The issue of statistical and practical significance has come up before too. It is a particular problem with correlation because N so directly affects the likelihood that we'll find a given correlation significant. Once again, significance only lets us know whether a correlation is reliable; it doesn't tell us whether the correlation is important. For that, we have to use common sense as we look over our data and our conclusions.

CONCLUSION

You've finished Chapter 10. If you haven't gone through the Comprehension Checks in the chapter, I encourage you to do so. Once you've worked your way through these and checked your answers, try the Review Exercises at the end of the chapter. Remember, the answers for these are provided in your book too. This gives you many opportunities to practice and to check your understanding.

When you've finished all of the practice problems in the textbook, request a Chapter 10 worksheet via e-mail. It will be sent along with answers, so that you may check your work. When you feel ready, request the test.

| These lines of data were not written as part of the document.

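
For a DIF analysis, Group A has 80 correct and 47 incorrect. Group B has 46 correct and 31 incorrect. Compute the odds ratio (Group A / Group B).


Odds_A = 80/47 = 1.7021
Odds_B = 46/31 = 1.4839
OR = Odds_A / Odds_B = 1.7021 / 1.4839
Exactly, OR = (80 * 31) / (47 * 46) = 2480 / 2162
OR = 1.1471

1.1471


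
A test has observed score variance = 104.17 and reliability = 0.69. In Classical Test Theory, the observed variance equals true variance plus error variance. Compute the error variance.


var_true = rxx * var_obs = 0.69 * 104.17 = 71.8773
var_error = var_obs - var_true
var_error = 104.17 - 71.8773
var_error = 32.2927

32.2927


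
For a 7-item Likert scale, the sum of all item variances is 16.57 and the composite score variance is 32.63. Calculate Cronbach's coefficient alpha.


alpha = (k/(k-1)) * (1 - sum(si^2)/s_total^2)
= (7/6) * (1 - 16.57/32.63)
alpha = 0.5742

0.5742


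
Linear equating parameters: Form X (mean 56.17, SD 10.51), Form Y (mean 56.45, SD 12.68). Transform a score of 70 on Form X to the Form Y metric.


slope = SD_Y / SD_X = 12.68 / 10.51 ~ 1.2065
intercept = mean_Y - slope * mean_X = 56.45 - (12.68 / 10.51) * 56.17 ~ -11.3174
Y = slope * X + intercept. To avoid rounding drift from the rounded slope/intercept, evaluate the equivalent form Y = mean_Y + SD_Y * (X - mean_X) / SD_X at full precision:
Y = 56.45 + 12.68 * (70 - 56.17) / 10.51
Y = 56.45 + 12.68 * 13.83 / 10.51
Y = 56.45 + 175.3644 / 10.51
Y = 56.45 + 16.6855
Y = 73.1355

73.1355


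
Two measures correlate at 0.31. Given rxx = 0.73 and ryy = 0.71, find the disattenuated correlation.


r_corrected = rxy / sqrt(rxx * ryy)
= 0.31 / sqrt(0.73 * 0.71)
= 0.31 / sqrt(0.5183)
= 0.31 / 0.719931
r_corrected = 0.4306

0.4306


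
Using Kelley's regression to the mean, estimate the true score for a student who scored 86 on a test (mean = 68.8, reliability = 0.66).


T_est = rxx * X + (1 - rxx) * mean
T_est = 0.66 * 86 + 0.34 * 68.8
T_est = 56.76 + 23.392
T_est = 80.152

80.152


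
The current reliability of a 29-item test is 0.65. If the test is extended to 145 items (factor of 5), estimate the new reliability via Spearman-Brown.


r_new = (n * rxx) / (1 + (n-1) * rxx)
r_new = (5 * 0.65) / (1 + 4 * 0.65)
r_new = 3.25 / 3.6
r_new = 0.9028

0.9028


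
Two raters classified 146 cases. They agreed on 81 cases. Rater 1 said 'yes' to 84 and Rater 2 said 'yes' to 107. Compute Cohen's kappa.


P_o = 81/146 = 0.554795
P_e = (84*107 + 62*39) / 21316 = 0.535091
kappa = (P_o - P_e) / (1 - P_e)
kappa = (0.554795 - 0.535091) / (1 - 0.535091)
kappa = 0.0424

0.0424


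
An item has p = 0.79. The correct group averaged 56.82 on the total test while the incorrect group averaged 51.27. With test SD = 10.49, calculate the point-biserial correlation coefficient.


q = 1 - p = 0.21
rpb = ((M1 - M0) / SD) * sqrt(p * q)
rpb = ((56.82 - 51.27) / 10.49) * sqrt(0.79 * 0.21)
rpb = 0.2155

0.2155


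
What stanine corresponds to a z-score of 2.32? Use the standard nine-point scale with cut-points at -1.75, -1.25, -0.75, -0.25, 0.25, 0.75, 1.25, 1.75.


Stanine boundaries: [-1.75, -1.25, -0.75, -0.25, 0.25, 0.75, 1.25, 1.75]
z = 2.32
Check each boundary:
  z >= -1.75 -> could be stanine 2
  z >= -1.25 -> could be stanine 3
  z >= -0.75 -> could be stanine 4
  z >= -0.25 -> could be stanine 5
  z >= 0.25 -> could be stanine 6
  z >= 0.75 -> could be stanine 7
  z >= 1.25 -> could be stanine 8
  z >= 1.75 -> could be stanine 9
Highest qualifying boundary gives stanine = 9

9


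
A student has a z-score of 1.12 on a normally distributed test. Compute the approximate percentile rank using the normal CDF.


CDF(z) = 0.5 * (1 + erf(z/sqrt(2)))
erf(0.792) = 0.7373
CDF = 0.8686
Percentile rank = 0.8686 * 100 = 86.86

86.86


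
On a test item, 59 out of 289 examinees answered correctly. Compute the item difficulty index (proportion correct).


Item difficulty p = number correct / total examinees
p = 59 / 289
p = 0.2042

0.2042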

You've now finished the entire course. As soon as you take the Chapter 10 test, you're on your way! We'll handle testing and retesting in the same manner as we have for every previous chapter; the big difference now is that, when you've finished with this, there won't be another chapter waiting for you. I hope you've enjoyed your brief trip through this foreign land and understand the basic concepts of statistics well enough to help you interpret things you read in your personal and professional life. Good luck with the rest of your education!